Think what you will about Steve Ballmer, but the Microsoft chief executive’s deal with Yahoo was masterly.
The guy could sell space heaters in a heat wave. Try turning him down, and he won’t give up until you’ve bought a truckload.
Yahoo rejected his shotgun marriage proposal a year ago, a tabloid breakup that turned out to be Ballmer’s lucky break.
Now he’s got a friend with benefits in Sunnyvale.
“Dating is one thing, having a partnership is another,” Yahoo Chief Executive Carol Bartz said this morning. “We wanted to make sure we’re truly committed.”
Through a yearlong courtship that came during Yahoo’s latest midlife crisis, Ballmer convinced Bartz that his cash wasn’t as important as other things he could offer, like engineering smarts.
For her part, Bartz overcame family prejudice against a foreign partner offering prosperity, dignity and a chance to restore the crumbling estate.
Seriously, the deal looks brilliant when you step back and look at what it could have been, how it was orchestrated and where Microsoft ended up.
Microsoft has made bigger deals and found ways to hold hands with bigger and more bitter rivals over the years.
Clever deals have been key to the company’s success from the start. When it comes to complicated contracts, Ballmer, Bill Gates and their lawyers are almost impossible to outmaneuver.
But the Yahoo alliance was pivotal. It’s Microsoft’s best and perhaps last chance to be a contender in the search business and keep Google from chipping away Microsoft’s its relevance.
Without Yahoo, and no longer able to leverage its desktop monopoly, Microsoft was unlikely to ever get a critical mass of consumer and advertisers to use its gateway to the Web.
Ballmer got all that for pocket change – maybe $200 million. He probably spent more on bankers and lawyers when he was offering to buy Yahoo outright for $45 billion.
In announcing the deal today, Ballmer told analysts Microsoft expects transition costs of “a couple of hundreds of millions” over the next two years. That’s less than a month of sales in Microsoft’s online business today, before Yahoo. It will barely nudge the $27 billion in operating expenses Microsoft’s planning over the next year.
But it’s not just a bargain. Here are a few of the ways Ballmer scored:
Talent. Ever since the Yahoo merger talks began, Microsoft steadily hired away top Yahoo talent, including the head of its search group in December. Now, Yahoo will hand the rest of its core search team over to Microsoft.
Ballmer gets pretty much all the engineering talent he wanted, without the hassle and cost of merging the entire company.
Yahoo will keep some search developers, to work on different projects, and lay off others.
Yahoo will also employ sales teams selling premium ads for the partnership, while Microsoft will run the automated “self-service” system that advertisers use to buy search ads directly.
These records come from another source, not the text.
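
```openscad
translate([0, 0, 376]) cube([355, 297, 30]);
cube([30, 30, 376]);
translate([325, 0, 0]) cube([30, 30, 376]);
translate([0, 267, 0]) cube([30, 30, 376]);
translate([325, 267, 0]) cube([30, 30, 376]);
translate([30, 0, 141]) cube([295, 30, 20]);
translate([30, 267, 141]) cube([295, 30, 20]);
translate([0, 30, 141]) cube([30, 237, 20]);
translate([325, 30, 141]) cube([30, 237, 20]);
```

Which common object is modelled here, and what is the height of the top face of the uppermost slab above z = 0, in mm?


A stool. The seat height is 406 mm.

A 355×297×30 slab at z = 376 on four corner posts — a stool. The seat top is 376 + 30 = 406 mm.


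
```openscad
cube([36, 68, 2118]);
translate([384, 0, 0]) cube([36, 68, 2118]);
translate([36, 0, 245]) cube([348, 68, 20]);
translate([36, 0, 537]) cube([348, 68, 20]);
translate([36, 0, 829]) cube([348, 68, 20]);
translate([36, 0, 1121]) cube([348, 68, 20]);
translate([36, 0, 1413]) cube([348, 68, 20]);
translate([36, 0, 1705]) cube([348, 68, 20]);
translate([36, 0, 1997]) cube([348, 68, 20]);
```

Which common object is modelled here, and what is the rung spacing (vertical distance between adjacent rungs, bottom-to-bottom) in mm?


A ladder. The rung spacing is 292 mm.

Two tall 36×68 posts with 7 short bars between them — a ladder. Adjacent rungs sit at z = 245 and z = 537, so the spacing is 537 − 245 = 292 mm.


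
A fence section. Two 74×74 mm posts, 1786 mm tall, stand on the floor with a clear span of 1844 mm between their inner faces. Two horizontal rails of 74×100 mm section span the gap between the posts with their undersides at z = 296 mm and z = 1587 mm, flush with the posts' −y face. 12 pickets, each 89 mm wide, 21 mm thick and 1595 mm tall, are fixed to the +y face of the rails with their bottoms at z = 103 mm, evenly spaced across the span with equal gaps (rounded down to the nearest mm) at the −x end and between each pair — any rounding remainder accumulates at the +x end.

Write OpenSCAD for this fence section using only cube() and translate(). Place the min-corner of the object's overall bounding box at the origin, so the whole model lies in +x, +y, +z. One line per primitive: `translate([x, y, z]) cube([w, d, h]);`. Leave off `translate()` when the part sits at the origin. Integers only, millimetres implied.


cube([74, 74, 1786]);
translate([1918, 0, 0]) cube([74, 74, 1786]);
translate([74, 0, 296]) cube([1844, 74, 100]);
translate([74, 0, 1587]) cube([1844, 74, 100]);
translate([133, 74, 103]) cube([89, 21, 1595]);
translate([281, 74, 103]) cube([89, 21, 1595]);
translate([429, 74, 103]) cube([89, 21, 1595]);
translate([577, 74, 103]) cube([89, 21, 1595]);
translate([725, 74, 103]) cube([89, 21, 1595]);
translate([873, 74, 103]) cube([89, 21, 1595]);
translate([1021, 74, 103]) cube([89, 21, 1595]);
translate([1169, 74, 103]) cube([89, 21, 1595]);
translate([1317, 74, 103]) cube([89, 21, 1595]);
translate([1465, 74, 103]) cube([89, 21, 1595]);
translate([1613, 74, 103]) cube([89, 21, 1595]);
translate([1761, 74, 103]) cube([89, 21, 1595]);


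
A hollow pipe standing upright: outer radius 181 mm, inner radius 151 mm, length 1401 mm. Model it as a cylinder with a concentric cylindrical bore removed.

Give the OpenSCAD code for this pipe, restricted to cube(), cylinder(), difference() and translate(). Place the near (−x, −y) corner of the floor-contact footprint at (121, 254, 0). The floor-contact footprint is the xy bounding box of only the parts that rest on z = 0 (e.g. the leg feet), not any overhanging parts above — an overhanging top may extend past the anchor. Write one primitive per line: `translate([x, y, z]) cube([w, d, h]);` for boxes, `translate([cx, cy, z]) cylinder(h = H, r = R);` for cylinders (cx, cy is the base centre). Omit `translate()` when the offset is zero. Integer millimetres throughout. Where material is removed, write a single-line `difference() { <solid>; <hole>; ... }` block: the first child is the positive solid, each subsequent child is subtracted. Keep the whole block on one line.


difference() { translate([302, 435, 0]) cylinder(h = 1401, r = 181); translate([302, 435, 0]) cylinder(h = 1401, r = 151); }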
Bing. Note the orchestration. As Yahoo negotiations entered the home stretch this summer, Microsoft launched Bing with a big marketing blitz. Instead of just saying its search engine would get better, Microsoft proved it at the crucial time. Bing’s launch buzz wasn’t going to last forever; now the Yahoo deal may sustain the momentum.
Longer term, Bing now is going to be all over the Web.
Yahoo lags Google on paid search, but its sites are still among the most-visited properties on the Web. Last month they Yahoo sites drew 154 million visitors, to Google’s 157 million, according to comScore surveys. Yahoo’s branding will still dominate its pages, but Bing will be there.
Revenue: It looks like a wash for Microsoft, which is giving Yahoo 88 percent of search ad revenue for the first five years.
But Yahoo may finally give Microsoft enough critical mass to win a significant share of the $25 billion online ad market.
Wall Street. A two-pointer for Microsoft, which apparently convinced analysts the deal won’t cost much or get in the way of the Windows-Office-Server money train coming over the next year.
Yahoo investors were left pining for the merger. It turns out they’re holding shares in a maturing company and not winning scratch tickets.
Antitrust. A three-pointer, as long as regulators focus on Google’s overwhelming dominance of the paid search market and not the overall online presence of Microsoft and Yahoo.
If Google fights the deal
in Washington, D.C., and Brussels, it will look like a bully asking the principal for protection.
Legacy. This is where Ballmer was luckiest of all.
He offered $47.5 billion for a struggling Internet company on the eve of the worst economic crisis since the Depression.
If that deal went through, his place in history might have been alongside the Web-obsessed Time Warner bosses who offered $182 billion for AOL in early 2000, just before the dot-com crash.
As if on cue, Time Warner on Monday filed plans to finally unwind the deal and spin off AOL.
Apparently Ballmer’s not interested.